La migliore politica 1

Il quinto capitolo dell’enciclica Fratelli tutti tratta della necessità di una buona politica che si ponga a servizio del bene comune.

Al di là di ogni retorica, papa Francesco non nasconde la consapevolezza della dura realtà: oggi la politica è più di ostacolo che di aiuto al perseguimento di questo fine (154).

Si affretta quindi ad elencare i difetti della cattiva politica, (nn. 155-175) per poi delineare i tratti di una politica che sia davvero a servizio di un mondo nuovo (nn. 176-197). 

Per rispettare la leggerezza che caratterizza il blog, i due aspetti dell’argomento saranno trattati in due post distinti.


Quali dunque i malesseri di cui soffre oggi la politica? Sono due i più insidiosi: il populismo da una parte, il liberismo economico dall’altra.



Il
populismo è una maschera di cui si servono molti politici per raggiungere i loro fini e difendere i loro interessi. Con molta abilità essi strumentalizzano politicamente il popolo (159), ponendolo a servizio della loro permanenza al potere. 

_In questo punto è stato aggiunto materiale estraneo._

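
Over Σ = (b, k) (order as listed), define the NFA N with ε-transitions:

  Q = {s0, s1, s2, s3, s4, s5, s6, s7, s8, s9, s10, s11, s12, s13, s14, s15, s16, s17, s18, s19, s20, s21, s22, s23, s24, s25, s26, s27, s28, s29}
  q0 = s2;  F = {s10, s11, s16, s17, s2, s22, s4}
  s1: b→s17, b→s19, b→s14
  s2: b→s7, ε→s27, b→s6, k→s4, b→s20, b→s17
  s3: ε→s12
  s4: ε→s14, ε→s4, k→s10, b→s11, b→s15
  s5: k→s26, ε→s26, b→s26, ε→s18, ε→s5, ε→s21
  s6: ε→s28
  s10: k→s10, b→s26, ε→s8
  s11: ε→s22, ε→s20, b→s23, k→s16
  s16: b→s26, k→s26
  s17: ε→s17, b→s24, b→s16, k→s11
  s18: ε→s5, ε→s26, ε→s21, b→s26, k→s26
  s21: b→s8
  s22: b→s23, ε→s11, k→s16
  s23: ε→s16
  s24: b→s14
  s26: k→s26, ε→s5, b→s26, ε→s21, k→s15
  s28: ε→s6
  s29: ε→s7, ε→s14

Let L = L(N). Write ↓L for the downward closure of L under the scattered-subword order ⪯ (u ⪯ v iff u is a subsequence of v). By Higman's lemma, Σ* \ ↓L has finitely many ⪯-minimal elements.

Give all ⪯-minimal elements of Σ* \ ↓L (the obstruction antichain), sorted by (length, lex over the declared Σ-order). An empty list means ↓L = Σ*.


|Q|=30, |F|=7, |δ|=54 (23 ε).
min D↑ (7 st, q0=0, F={6}): 0:b→1,k→2 1:b→3,k→4 2:b→4,k→5 3:b→6,k→6 4:b→3,k→3 5:b→6,k→5 6:b→6,k→6 [Hopcroft].
'bbb': N↓-sim [21, 17, 10, 7] end={s14,s15,s18,s21,s26,s5,s8} — reject; 3/3 deletions ∈↓L.
'bbk': run [21, 17, 10, 6] end={s15,s18,s21,s26,s5,s8} — reject; 3/3 deletions ∈↓L.
'kkb': |S_i|=[21, 14, 8, 6] end={s15,s18,s21,s26,s5,s8} — reject; 3/3 single-dels accept.
'bkkk': |S_i|=[21, 17, 11, 7, 6] end={s15,s18,s21,s26,s5,s8} ∉↓L; 4/4 deletions ∈↓L.
'kbkk': run [21, 14, 11, 7, 6] end={s15,s18,s21,s26,s5,s8} ∉↓L; 4/4 single-dels accept.
5 minimals (antichain).

Antichain: [bbb, bbk, kkb, bkkk, kbkk].


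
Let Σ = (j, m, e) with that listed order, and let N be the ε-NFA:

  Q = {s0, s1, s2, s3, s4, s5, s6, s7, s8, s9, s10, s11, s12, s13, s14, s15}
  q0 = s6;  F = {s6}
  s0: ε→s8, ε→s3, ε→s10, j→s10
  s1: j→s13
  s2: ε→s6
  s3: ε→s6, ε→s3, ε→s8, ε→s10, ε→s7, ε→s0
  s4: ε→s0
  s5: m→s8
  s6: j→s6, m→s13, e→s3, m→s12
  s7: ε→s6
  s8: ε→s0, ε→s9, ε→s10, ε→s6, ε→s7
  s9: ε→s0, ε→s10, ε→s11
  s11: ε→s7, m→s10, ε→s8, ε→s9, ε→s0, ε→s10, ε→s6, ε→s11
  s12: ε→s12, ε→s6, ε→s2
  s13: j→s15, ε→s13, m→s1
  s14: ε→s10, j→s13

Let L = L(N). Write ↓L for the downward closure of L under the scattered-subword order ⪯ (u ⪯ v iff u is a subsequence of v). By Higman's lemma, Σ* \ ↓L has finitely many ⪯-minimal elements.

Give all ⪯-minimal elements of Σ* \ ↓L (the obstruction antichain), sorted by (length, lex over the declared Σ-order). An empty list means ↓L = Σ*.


Antichain: [].

|Q|=16, |F|=1, |δ|=43 (32 ε).
min D↑ (1 st, q0=0, F={}): 0:j→0,m→0,e→0.
L(D↑) = ∅ ⇒ ↓L = Σ*.


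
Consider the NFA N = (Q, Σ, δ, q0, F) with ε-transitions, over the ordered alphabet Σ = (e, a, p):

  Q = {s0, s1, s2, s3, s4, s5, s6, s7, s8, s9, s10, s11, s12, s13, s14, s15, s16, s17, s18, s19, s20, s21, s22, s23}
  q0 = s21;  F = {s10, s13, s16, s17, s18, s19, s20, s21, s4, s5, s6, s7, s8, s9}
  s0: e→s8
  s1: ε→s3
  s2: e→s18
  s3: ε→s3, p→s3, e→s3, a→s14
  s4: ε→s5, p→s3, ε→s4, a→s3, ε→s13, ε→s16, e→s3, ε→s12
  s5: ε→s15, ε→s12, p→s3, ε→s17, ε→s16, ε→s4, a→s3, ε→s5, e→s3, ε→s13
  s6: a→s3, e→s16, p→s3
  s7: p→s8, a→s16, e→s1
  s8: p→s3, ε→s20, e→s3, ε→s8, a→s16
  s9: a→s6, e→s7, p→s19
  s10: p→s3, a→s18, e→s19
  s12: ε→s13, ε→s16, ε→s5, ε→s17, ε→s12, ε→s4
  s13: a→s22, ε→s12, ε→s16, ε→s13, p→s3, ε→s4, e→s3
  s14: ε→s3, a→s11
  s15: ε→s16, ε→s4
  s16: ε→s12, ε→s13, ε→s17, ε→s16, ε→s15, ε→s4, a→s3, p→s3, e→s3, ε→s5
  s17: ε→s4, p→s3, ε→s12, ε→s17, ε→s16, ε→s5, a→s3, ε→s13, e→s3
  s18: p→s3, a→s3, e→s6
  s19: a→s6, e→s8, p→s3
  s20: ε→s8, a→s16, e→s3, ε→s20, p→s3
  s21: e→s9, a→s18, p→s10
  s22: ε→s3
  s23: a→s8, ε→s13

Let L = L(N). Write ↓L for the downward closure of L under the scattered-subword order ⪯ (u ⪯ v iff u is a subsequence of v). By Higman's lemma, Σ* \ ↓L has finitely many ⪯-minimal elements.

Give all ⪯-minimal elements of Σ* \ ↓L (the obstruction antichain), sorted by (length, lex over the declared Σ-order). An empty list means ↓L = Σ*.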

In realtà essi “deformano la parola popolo”, non colgono la concretezza del suo significato; non si relazionano al popolo come ad un soggetto vivo e dinamico, aperto al futuro, ma lo considerano astrattamente, come se fosse una realtà “mistica” (158). 


Non sanno cosa significhi “appartenenza” a un popolo, e cioè condivisione di “legami sociali e culturali” che si sono costruiti attraverso un lungo processo nel corso della storia (158-160).


Il loro obiettivo è solo quello “di garantirsi voti o appoggio”, senza impegnarsi poi ad assicurare “alle persone le risorse per il loro sviluppo” (161). 


Non si tratta di intervenire attraverso piani assistenziali, che potrebbero essere solo delle “risposte provvisorie” (ib.). Bisognerebbe puntare piuttosto sul lavoro, fondamentale non solo per “guadagnarsi il pane” ma anche in quanto mezzo di promozione della persona: “Il lavoro è una dimensione irrinunciabile della vita sociale … un mezzo per la crescita personale, per stabilire relazioni sane, per esprimere se stessi, per condividere doni, per sentirsi corresponsabili del miglioramento del mondo, per vivere come popolo” (162).



Anche il
liberismo economico, basato su una visione individualistica della società, rifiuta la vera concezione di popolo, considerato piuttosto come “una mera somma di interessi che coesistono” (163). 


“Il pericolo maggiore - precisa il Papa - non sta nelle cose, nelle realtà materiali, ma nel modo in cui le persone le utilizzano” (166). La tendenza all’egoismo, il chiudersi nel proprio io, nel proprio benessere, nei propri interessi meschini: è questo che offende e distrugge il popolo (ib.). 


Il mercato, che rappresenta un dogma della cultura neoliberale, in realtà da solo non risolve tutti i problemi, ma genera inequità che è fonte di molte forme di violenza (168). La pandemia l’ha evidenziato in modo drammatico. 


Bisognerebbe superare i limiti del pensiero neoliberale “povero e ripetitivo” e aprirsi a nuove prospettive che garantiscano “uno sviluppo umano integrale” valorizzando i nuovi movimenti popolari che in varie parti del mondo nascono dal coinvolgimento degli esclusi e sono “seminatori di cambiamento” (169).


Al contrario, il liberismo resta legato a vecchi schemi ripetitivi che peggiorano le condizioni di vita dei più poveri. Neppure la crisi finanziaria del 2007/2008 è servita alla creazione di una nuova economia, più etica e solidale (170).


La legittimità del benessere, non giustifica che sia calpestata la dignità di molti individui e popoli (171). 



E’ urgente che siano riformate le istituzioni internazionali, a cominciare dall’ONU, così come la finanza internazionale, affinché si pongano a tutela del “bene comune mondiale”, sconfiggendo la fame e la miseria che dilagano nel mondo e garantendo i diritti umani fondamentali (172).